Arthur menoleh menghadap Rose, dan di tempat yang tenang dan damai di kamarnya, jauh dari pandangan para tamu dan formalitas perayaan, sesuatu berubah di antara mereka. Sikap hati-hati yang mereka pertahankan sepanjang malam, kesopanan publik yang menandai interaksi mereka selama pesta, semuanya lenyap seperti topeng yang dibuang.
“Akhirnya kita sendirian,” bisik Rose, suaranya mengandung campuran kegugupan dan antisipasi yang membuat jantung Arthur berdebar kencang.
“Akhirnya,” dia setuju, mengulurkan tangan untuk menangkup wajahnya dengan lembut. Ibu jarinya menelusuri tulang pipinya, mengagumi kelembutan kulitnya dan bagaimana mata cokelatnya tampak menyimpan cahaya bintang di kedalamannya.
Rose mencondongkan tubuhnya ke arah sentuhannya, matanya terpejam sejenak saat ia menikmati sentuhan sederhana itu. Ketika ia membukanya kembali, matanya memancarkan kepastian yang tidak ada beberapa bulan lalu—kepercayaan diri seorang wanita yang tahu persis apa yang diinginkannya.
“Aku sudah lama menunggu momen ini,” katanya, tangannya terangkat dan diletakkan di dadanya, merasakan detak jantungnya yang stabil di bawah telapak tangannya.
“Aku juga,” jawab Arthur, suaranya serak karena emosi. “Lebih lama dari yang kau tahu.”
Jarak di antara mereka seolah menghilang dengan sendirinya. Rose berjinjit tepat saat Arthur menunduk, dan bibir mereka bertemu dalam ciuman yang seharusnya menjadi ciuman pertama mereka—lembut namun penuh gairah, halus namun mendesak, penuh dengan penantian sabar selama berbulan-bulan dan pendekatan hati-hati yang akhirnya mencapai kesimpulan alaminya.

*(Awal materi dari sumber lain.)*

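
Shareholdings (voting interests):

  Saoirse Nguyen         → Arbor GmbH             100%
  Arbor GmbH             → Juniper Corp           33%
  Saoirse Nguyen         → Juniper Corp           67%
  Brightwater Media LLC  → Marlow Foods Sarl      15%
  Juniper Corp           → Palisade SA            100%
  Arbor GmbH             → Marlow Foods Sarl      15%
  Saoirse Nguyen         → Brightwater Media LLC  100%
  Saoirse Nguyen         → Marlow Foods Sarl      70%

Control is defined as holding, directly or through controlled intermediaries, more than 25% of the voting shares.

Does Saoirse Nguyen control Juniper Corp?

Saoirse holds 100% of Arbor, so Saoirse controls Arbor.
Saoirse and Arbor together hold 67% + 33% = 100% of Juniper, so Saoirse controls Juniper.

Yes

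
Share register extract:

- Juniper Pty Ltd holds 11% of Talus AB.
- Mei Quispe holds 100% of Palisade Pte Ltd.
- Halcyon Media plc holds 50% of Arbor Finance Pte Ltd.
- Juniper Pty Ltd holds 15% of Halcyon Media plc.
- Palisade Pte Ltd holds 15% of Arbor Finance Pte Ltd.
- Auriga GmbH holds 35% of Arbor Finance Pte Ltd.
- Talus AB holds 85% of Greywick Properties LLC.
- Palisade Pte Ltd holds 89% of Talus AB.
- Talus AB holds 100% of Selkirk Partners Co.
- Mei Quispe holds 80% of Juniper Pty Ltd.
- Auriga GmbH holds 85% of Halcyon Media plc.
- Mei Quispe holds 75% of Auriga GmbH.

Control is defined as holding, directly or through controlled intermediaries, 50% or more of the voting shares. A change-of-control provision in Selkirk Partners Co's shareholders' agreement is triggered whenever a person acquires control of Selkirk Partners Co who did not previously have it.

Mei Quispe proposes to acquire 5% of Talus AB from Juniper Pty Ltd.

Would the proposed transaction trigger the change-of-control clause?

No

The purchase adds only to Mei's holdings (Juniper's stake shrinks), so Mei is the only person who could newly come to control Selkirk.
Mei holds 100% of Palisade, so Mei controls Palisade.
Mei holds 80% of Juniper, so Mei controls Juniper.
Palisade and Juniper together hold 89% + 11% = 100% of Talus, so Mei controls Talus.
Talus holds 100% of Selkirk, so Mei controls Selkirk.
So Mei already controls Selkirk before the transaction.
After the purchase, Mei holds 5% of Talus directly, and Juniper's stake falls to 6%.
Mei controlled Selkirk already, so this is not a new person acquiring control; every other person's position is unchanged or reduced.
No new person acquires control, so the clause is not triggered.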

Lengan Arthur melingkari pinggangnya, menariknya lebih dekat saat ciuman semakin dalam. Tangan Rose menjalin rambutnya, memeluknya erat seolah takut dia akan menghilang jika dia melepaskannya. Tidak ada keraguan dalam pelukan mereka sekarang, tidak ada yang ditahan atau diukur dengan hati-hati. Ini adalah emosi murni, koneksi murni, puncak dari semua yang telah mereka bangun.
Ketika akhirnya mereka berpisah, keduanya terengah-engah, dahi mereka saling bersentuhan saat mereka mencoba mencerna intensitas dari apa yang baru saja terjadi di antara mereka.
“Rose,” gumam Arthur, namanya bagaikan doa di bibirnya.
“Aku mencintaimu,” bisiknya balik, kata-kata itu mengandung bobot kepastian mutlak. “Aku sangat mencintaimu sampai terkadang membuatku takut.”
“Aku juga mencintaimu,” jawabnya, sambil mengecup lembut keningnya, pipinya, di mana pun ia bisa menjangkau. “Lebih dari yang pernah kubayangkan.”
Bibir mereka kembali bertemu, dan kali ini tanpa ragu, tanpa batasan yang perlu dijaga. Tangan Rose bergerak ke kancing jaket formal Arthur, jari-jarinya bekerja dengan ketenangan yang mengejutkan meskipun tubuhnya gemetar.
Tangan Arthur menyusuri rambut merah kecokelatannya, mengagumi teksturnya yang lembut saat ia memperdalam ciuman mereka. Setiap sentuhan, setiap belaian berbicara tentang cinta yang telah dipupuk dengan hati-hati dan dirawat dengan sabar, akhirnya bebas untuk mengekspresikan dirinya tanpa batasan.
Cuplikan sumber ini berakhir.